In den vergangenen Wochen haben deutsche Medien das Vorgehen Israels gegen Beduinen im Westjordanland thematisiert, denen die deutsche Bundesregierung im Rahmen eines Entwicklungshilfeprojekts mit Solaranlagen zu Strom verholfen hat. Nach Medienangaben kamen israelische Soldaten mit Bulldozern mitten in der Nacht zum Beduinendorf Ta´aleh südlich von Hebron und zerrten Familien mit Kindern aus Höhlen und Wellblechhütten. Schafe starben unter den Trümmern. Die Solaranlagen wurden vorerst nicht angerührt. [1]

Aus Sicht der israelischen Behörden steht das Gewohnheitsrecht der Beduinen, die auf "herrenlosem" Land ihre Ziegen und Schafe weiden, im Konflikt mit modernen Staatsgesetzen. Für jede Bautätigkeit ist eine Baugenehmigung erforderlich, auch in dem von Israel verwalteten C-Gebiet im besetzten Westjordanland. Die Hütten der Nomaden gelten als "nicht anerkannte Dörfer", weshalb der Staat ihnen laut Gesetz Infrastruktur verweigert, darunter Straßen, Wasserleitungen oder Stromanschluss.

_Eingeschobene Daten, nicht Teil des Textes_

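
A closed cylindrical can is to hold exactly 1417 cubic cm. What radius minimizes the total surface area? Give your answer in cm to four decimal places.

With radius r and height h, πr²h = 1417 so h = 1417/(πr²), and S(r) = 2πr² + 2πrh = 2πr² + 2·1417/r.
S'(r) = 4πr − 2·1417/r² = 0 ⇒ r³ = 1417/(2π), so r ≈ 6.0869 and h = 2r ≈ 12.1738.
S''(r) = 4π + 4·1417/r³ > 0, so this is the minimum; S ≈ 698.3843.

6.0869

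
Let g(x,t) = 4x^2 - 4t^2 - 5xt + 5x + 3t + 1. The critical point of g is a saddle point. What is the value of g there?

100/89

∂g/∂x = 8x - 5t + 5 = 0 and ∂g/∂t = -5x - 8t + 3 = 0, so (x, t) = (-25/89, 49/89).
The Hessian has g_{xx} = 8, g_{tt} = -8, g_{xt} = -5, giving D = -89 < 0, so the point is a saddle point.
g(-25/89, 49/89) = 100/89.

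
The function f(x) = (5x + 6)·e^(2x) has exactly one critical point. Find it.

-17/10

Differentiating with the product rule gives f'(x) = (10x + 17)·e^(2x). Since e^(2x) > 0, the only critical point is x = -17/10.
f''(-17/10) has the same sign as 10 > 0, so this is a local minimum.
f(-17/10) = (-5/2)·e^(-17/5) ≈ -0.0834.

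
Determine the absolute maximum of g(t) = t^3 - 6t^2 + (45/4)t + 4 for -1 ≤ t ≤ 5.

141/4

g'(t) = 3t^2 - 12t + 45/4, which vanishes at t = 3/2 and t = 5/2.
Candidates: g(-1) = -57/4; g(3/2) = 43/4; g(5/2) = 41/4; g(5) = 141/4.
So the maximum is g(5) = 141/4.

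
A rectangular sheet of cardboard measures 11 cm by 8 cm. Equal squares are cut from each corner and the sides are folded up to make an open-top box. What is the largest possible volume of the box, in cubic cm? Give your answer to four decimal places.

With cut size x, the volume is V(x) = x(11 − 2x)(8 − 2x) for 0 < x < 4.
V'(x) = 12x^2 − 76x + 88. Setting V'(x) = 0 gives x ≈ 1.5252 (the root in (0, 4)).
V''(x) = 24x − 76 is negative there, so this is the maximum; V ≈ 60.0126.

60.0126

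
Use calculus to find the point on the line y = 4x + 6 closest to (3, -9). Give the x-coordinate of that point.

-57/17

Minimize D(x)^2 = (x - 3)^2 + (4x + 15)^2.
d/dx[D^2] = 2(x - 3) + 2·4·(4x + 15) = 0 ⇒ x = -57/17.
Then y = -126/17 and the distance is √(729/17) ≈ 6.5485.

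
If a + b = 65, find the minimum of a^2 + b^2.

4225/2

With a + b = 65, a^2 + b^2 = a^2 + (65 − a)^2.
The derivative 2a − 2(65 − a) = 4a − 130 vanishes at a = 65/2; second derivative 4 > 0, a minimum.
The minimum is 2·(65/2)^2 = 4225/2.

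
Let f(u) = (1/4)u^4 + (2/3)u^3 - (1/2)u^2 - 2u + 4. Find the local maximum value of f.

Critical points: f'(u) = u^3 + 2u^2 - u - 2 vanishes at u = -2, -1, 1.
Since f''(u) = 3u^2 + 4u - 1, we get f''(-2) = 3 > 0 ⇒ local minimum; f''(-1) = -2 < 0 ⇒ local maximum; f''(1) = 6 > 0 ⇒ local minimum.
Thus f has its local maximum at u = -1, with value 61/12.

61/12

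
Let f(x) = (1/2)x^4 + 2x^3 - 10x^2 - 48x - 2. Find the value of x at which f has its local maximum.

f'(x) = 2x^3 + 6x^2 - 20x - 48. Setting f'(x) = 0 gives x ∈ {-4, -2, 3}.
Second-derivative test with f''(x) = 6x^2 + 12x - 20: f''(-4) = 28 > 0 ⇒ local minimum; f''(-2) = -20 < 0 ⇒ local maximum; f''(3) = 70 > 0 ⇒ local minimum.
The local maximum is f(-2) = 46.

-2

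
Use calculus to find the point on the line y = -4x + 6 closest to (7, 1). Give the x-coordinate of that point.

27/17

Minimize D(x)^2 = (x - 7)^2 + (-4x + 5)^2.
d/dx[D^2] = 2(x - 7) + 2·(-4)·(-4x + 5) = 0 ⇒ x = 27/17.
Then y = -6/17 and the distance is √(529/17) ≈ 5.5783.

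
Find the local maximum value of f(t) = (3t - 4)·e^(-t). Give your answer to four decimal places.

0.2909

By the product rule, f'(t) = (-3t + 7)·e^(-t). Since e^(-t) > 0, the only critical point is t = 7/3.
f''(7/3) has the same sign as -3 < 0, so this is a local maximum.
f(7/3) = (3)·e^(-7/3) ≈ 0.2909.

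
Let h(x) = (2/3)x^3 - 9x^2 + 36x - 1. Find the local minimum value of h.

Critical points: h'(x) = 2x^2 - 18x + 36 vanishes at x = 3, 6.
Since h''(x) = 4x - 18, we get h''(3) = -6 < 0 ⇒ local maximum; h''(6) = 6 > 0 ⇒ local minimum.
The local minimum is h(6) = 35.

35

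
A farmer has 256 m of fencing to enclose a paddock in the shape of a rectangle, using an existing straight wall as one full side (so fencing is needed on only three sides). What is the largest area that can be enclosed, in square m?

Let the sides perpendicular to the wall have length x and the parallel side y, so 2x + y = 256 and the area is A = xy = x(256 − 2x).
A'(x) = 256 − 4x = 0 gives x = 64, and A''(x) = −4 < 0 confirms a maximum.
Then y = 256 − 2·64 = 128 and A = 8192.

8192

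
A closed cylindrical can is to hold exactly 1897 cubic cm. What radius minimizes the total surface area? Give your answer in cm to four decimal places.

6.7086

With radius r and height h, πr²h = 1897 so h = 1897/(πr²), and S(r) = 2πr² + 2πrh = 2πr² + 2·1897/r.
S'(r) = 4πr − 2·1897/r² = 0 ⇒ r³ = 1897/(2π), so r ≈ 6.7086 and h = 2r ≈ 13.4171.
S''(r) = 4π + 4·1897/r³ > 0, so this is the minimum; S ≈ 848.3195.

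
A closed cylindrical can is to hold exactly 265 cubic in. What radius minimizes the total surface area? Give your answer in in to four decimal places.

3.4809

With radius r and height h, πr²h = 265 so h = 265/(πr²), and S(r) = 2πr² + 2πrh = 2πr² + 2·265/r.
S'(r) = 4πr − 2·265/r² = 0 ⇒ r³ = 265/(2π), so r ≈ 3.4809 and h = 2r ≈ 6.9618.
S''(r) = 4π + 4·265/r³ > 0, so this is the minimum; S ≈ 228.3907.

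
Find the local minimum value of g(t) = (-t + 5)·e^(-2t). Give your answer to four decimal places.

-0.0000

Differentiating with the product rule gives g'(t) = (2t - 11)·e^(-2t). Since e^(-2t) > 0, the only critical point is t = 11/2.
g''(11/2) has the same sign as 2 > 0, so this is a local minimum.
g(11/2) = (-1/2)·e^(-11) ≈ -0.0000.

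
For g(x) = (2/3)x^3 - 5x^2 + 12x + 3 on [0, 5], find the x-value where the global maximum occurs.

Differentiating, g'(x) = 2x^2 - 10x + 12; which vanishes at x = 2 and x = 3.
Candidates: g(0) = 3, g(2) = 37/3, g(3) = 12, g(5) = 64/3.
The maximum over the interval is 64/3, attained at x = 5.

5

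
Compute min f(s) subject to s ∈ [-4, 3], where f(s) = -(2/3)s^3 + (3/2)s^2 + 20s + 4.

-629/24

The derivative is -2s^2 + 3s + 20, whose only zero in [-4, 3] is s = -5/2.
Candidates: f(-4) = -28/3, f(-5/2) = -629/24, f(3) = 119/2.
The minimum over the interval is -629/24, attained at s = -5/2.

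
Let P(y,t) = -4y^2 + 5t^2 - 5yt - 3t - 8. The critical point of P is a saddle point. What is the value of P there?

∂P/∂y = -8y - 5t = 0 and ∂P/∂t = -5y + 10t - 3 = 0, so (y, t) = (-1/7, 8/35).
The Hessian has P_{yy} = -8, P_{tt} = 10, P_{yt} = -5, giving D = -105 < 0, so the point is a saddle point.
P(-1/7, 8/35) = -292/35.

-292/35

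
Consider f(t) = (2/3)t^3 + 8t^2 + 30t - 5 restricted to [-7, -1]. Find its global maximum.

-83/3

Differentiating, f'(t) = 2t^2 + 16t + 30; which vanishes at t = -5 and t = -3.
Candidates: f(-7) = -155/3,  f(-5) = -115/3,  f(-3) = -41,  f(-1) = -83/3.
Hence the absolute maximum is -83/3 at t = -1.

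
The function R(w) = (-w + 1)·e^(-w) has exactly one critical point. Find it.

R'(w) = (-1)·e^(-w) + (-w + 1)·(-1)·e^(-w) = (w - 2)·e^(-w). Since e^(-w) > 0, the only critical point is w = 2.
R''(2) has the same sign as 1 > 0, so this is a local minimum.
R(2) = (-1)·e^(-2) ≈ -0.1353.

2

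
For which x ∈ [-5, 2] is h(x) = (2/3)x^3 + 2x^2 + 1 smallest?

h'(x) = 2x^2 + 4x, which vanishes at x = -2 and x = 0.
Compare values at every candidate in [-5, 2]: h(-5) = -97/3, h(-2) = 11/3, h(0) = 1, h(2) = 43/3.
Hence the absolute minimum is -97/3 at x = -5.

-5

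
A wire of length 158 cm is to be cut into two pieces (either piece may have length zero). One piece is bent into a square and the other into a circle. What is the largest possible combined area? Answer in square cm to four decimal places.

1986.5720

Let x be the length used for the square. Square side x/4; circle radius (158−x)/(2π).
A(x) = (x/4)² + π·((158−x)/(2π))² = x²/16 + (158−x)²/(4π) for 0 ≤ x ≤ 158. A'(x) = x/8 − (158−x)/(2π) = 0 gives x = 4·158/(π+4) ≈ 88.4957.
A'' > 0, so the interior critical point is a minimum; the maximum is at an endpoint. A(0) = 1986.5720 and A(158) = 1560.2500, so the largest area is 1986.5720.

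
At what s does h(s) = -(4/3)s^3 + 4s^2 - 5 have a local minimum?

0

h'(s) = -4s^2 + 8s = 0 at s = 0, 2.
Since h''(s) = -8s + 8, we get h''(0) = 8 > 0 ⇒ local minimum; h''(2) = -8 < 0 ⇒ local maximum.
The local minimum is h(0) = -5.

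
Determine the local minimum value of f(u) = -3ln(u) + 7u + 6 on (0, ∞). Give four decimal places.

11.5419

f'(u) = -3/u + 7 = 0 gives u = 3/7.
f''(u) = 3/u², which is positive for u > 0, so this is a local minimum.
f(3/7) = -3·ln(3/7) + 3 + 6 ≈ 11.5419.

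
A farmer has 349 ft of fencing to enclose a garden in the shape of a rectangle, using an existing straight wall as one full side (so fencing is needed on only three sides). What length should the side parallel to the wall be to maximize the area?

Let the sides perpendicular to the wall have length x and the parallel side y, so 2x + y = 349 and the area is A = xy = x(349 − 2x).
A'(x) = 349 − 4x = 0 gives x = 349/4, and A''(x) = −4 < 0 confirms a maximum.
Then y = 349 − 2·349/4 = 349/2 and A = 121801/8.

349/2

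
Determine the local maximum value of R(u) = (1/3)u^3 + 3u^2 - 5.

R'(u) = u^2 + 6u = 0 at u = -6, 0.
R''(u) = 2u + 6. R''(-6) = -6 < 0 ⇒ local maximum; R''(0) = 6 > 0 ⇒ local minimum.
So the local maximum value is R(-6) = 31.

31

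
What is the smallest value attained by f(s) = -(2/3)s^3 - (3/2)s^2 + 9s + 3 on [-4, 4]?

The derivative is -2s^2 - 3s + 9, which vanishes at s = -3 and s = 3/2.
Candidates: f(-4) = -43/3, f(-3) = -39/2, f(3/2) = 87/8, f(4) = -83/3.
So the minimum is f(4) = -83/3.

-83/3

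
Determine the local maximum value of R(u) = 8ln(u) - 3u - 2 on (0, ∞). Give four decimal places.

R'(u) = 8/u − 3 = 0 gives u = 8/3.
R''(u) = -8/u², which is negative for u > 0, so this is a local maximum.
R(8/3) = 8·ln(8/3) - 8 - 2 ≈ -2.1534.

-2.1534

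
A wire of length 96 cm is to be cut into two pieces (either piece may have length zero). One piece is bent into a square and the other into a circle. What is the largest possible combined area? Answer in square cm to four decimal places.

Let x be the length used for the square. Square side x/4; circle radius (96−x)/(2π).
A(x) = (x/4)² + π·((96−x)/(2π))² = x²/16 + (96−x)²/(4π) for 0 ≤ x ≤ 96. A'(x) = x/8 − (96−x)/(2π) = 0 gives x = 4·96/(π+4) ≈ 53.7695.
A'' > 0, so the interior critical point is a minimum; the maximum is at an endpoint. A(0) = 733.3860 and A(96) = 576.0000, so the largest area is 733.3860.

733.3860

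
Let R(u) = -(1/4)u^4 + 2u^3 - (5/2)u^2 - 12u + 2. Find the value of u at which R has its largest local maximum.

-1

R'(u) = -u^3 + 6u^2 - 5u - 12 = 0 at u = -1, 3, 4.
Since R''(u) = -3u^2 + 12u - 5, we get R''(-1) = -20 < 0 ⇒ local maximum; R''(3) = 4 > 0 ⇒ local minimum; R''(4) = -5 < 0 ⇒ local maximum.
So the largest local maximum value is R(-1) = 37/4.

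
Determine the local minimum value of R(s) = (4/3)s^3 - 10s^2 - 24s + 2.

Critical points: R'(s) = 4s^2 - 20s - 24 vanishes at s = -1, 6.
R''(s) = 8s - 20. R''(-1) = -28 < 0 ⇒ local maximum; R''(6) = 28 > 0 ⇒ local minimum.
So the local minimum value is R(6) = -214.

-214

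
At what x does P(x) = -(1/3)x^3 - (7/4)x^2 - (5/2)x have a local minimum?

-5/2

P'(x) = -x^2 - (7/2)x - 5/2. Setting P'(x) = 0 gives x ∈ {-5/2, -1}.
Second-derivative test with P''(x) = -2x - 7/2: P''(-5/2) = 3/2 > 0 ⇒ local minimum; P''(-1) = -3/2 < 0 ⇒ local maximum.
So the local minimum value is P(-5/2) = 25/48.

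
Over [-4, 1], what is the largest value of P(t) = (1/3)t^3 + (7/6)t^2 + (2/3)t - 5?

-17/6

The derivative is t^2 + (7/3)t + 2/3, which vanishes at t = -2 and t = -1/3.
Compare values at every candidate in [-4, 1]: P(-4) = -31/3,  P(-2) = -13/3,  P(-1/3) = -827/162,  P(1) = -17/6.
The maximum over the interval is -17/6, attained at t = 1.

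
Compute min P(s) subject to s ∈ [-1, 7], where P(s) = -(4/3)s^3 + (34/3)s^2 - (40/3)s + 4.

Differentiating, P'(s) = -4s^2 + (68/3)s - 40/3; which vanishes at s = 2/3 and s = 5.
Compare values at every candidate in [-1, 7]: P(-1) = 30,  P(2/3) = -20/81,  P(5) = 54,  P(7) = 26/3.
Hence the absolute minimum is -20/81 at s = 2/3.

-20/81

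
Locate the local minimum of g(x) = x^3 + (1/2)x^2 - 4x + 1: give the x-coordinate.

1

Critical points: g'(x) = 3x^2 + x - 4 vanishes at x = -4/3, 1.
Since g''(x) = 6x + 1, we get g''(-4/3) = -7 < 0 ⇒ local maximum; g''(1) = 7 > 0 ⇒ local minimum.
So the local minimum value is g(1) = -3/2.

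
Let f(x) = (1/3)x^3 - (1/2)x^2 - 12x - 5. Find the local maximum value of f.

35/2

Critical points: f'(x) = x^2 - x - 12 vanishes at x = -3, 4.
f''(x) = 2x - 1. f''(-3) = -7 < 0 ⇒ local maximum; f''(4) = 7 > 0 ⇒ local minimum.
The local maximum is f(-3) = 35/2.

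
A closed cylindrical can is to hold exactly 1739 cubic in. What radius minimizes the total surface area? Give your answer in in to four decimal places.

With radius r and height h, πr²h = 1739 so h = 1739/(πr²), and S(r) = 2πr² + 2πrh = 2πr² + 2·1739/r.
S'(r) = 4πr − 2·1739/r² = 0 ⇒ r³ = 1739/(2π), so r ≈ 6.5169 and h = 2r ≈ 13.0338.
S''(r) = 4π + 4·1739/r³ > 0, so this is the minimum; S ≈ 800.5361.

6.5169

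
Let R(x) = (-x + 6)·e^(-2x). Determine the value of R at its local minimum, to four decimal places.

R'(x) = (-1)·e^(-2x) + (-x + 6)·(-2)·e^(-2x) = (2x - 13)·e^(-2x). Since e^(-2x) > 0, the only critical point is x = 13/2.
R''(13/2) has the same sign as 2 > 0, so this is a local minimum.
R(13/2) = (-1/2)·e^(-13) ≈ -0.0000.

-0.0000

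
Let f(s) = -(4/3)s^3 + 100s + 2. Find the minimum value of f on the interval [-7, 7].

-994/3

Differentiating, f'(s) = -4s^2 + 100; which vanishes at s = -5 and s = 5.
Candidates: f(-7) = -722/3, f(-5) = -994/3, f(5) = 1006/3, f(7) = 734/3.
Hence the absolute minimum is -994/3 at s = -5.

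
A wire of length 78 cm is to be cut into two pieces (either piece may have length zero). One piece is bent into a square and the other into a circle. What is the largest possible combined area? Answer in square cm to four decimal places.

Let x be the length used for the square. Square side x/4; circle radius (78−x)/(2π).
A(x) = (x/4)² + π·((78−x)/(2π))² = x²/16 + (78−x)²/(4π) for 0 ≤ x ≤ 78. A'(x) = x/8 − (78−x)/(2π) = 0 gives x = 4·78/(π+4) ≈ 43.6877.
A'' > 0, so the interior critical point is a minimum; the maximum is at an endpoint. A(0) = 484.1493 and A(78) = 380.2500, so the largest area is 484.1493.

484.1493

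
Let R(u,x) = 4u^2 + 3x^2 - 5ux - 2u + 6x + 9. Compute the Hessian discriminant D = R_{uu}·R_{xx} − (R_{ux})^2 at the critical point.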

Die israelische Regierung ist seit über 40 Jahren bemüht, die in der Negev-Wüste und in Galiläa umherziehenden Beduinen sesshaft zu machen, etwa in der 1972 gegründeten Stadt Rahat in Israel, heute mit über 50.000 Einwohnern. Nur so kann den Beduinen Schulerziehung, Gesundheitswesen, moderne Infrastruktur, Arbeitsplätze und Anschluss an die moderne Gesellschaft garantiert werden.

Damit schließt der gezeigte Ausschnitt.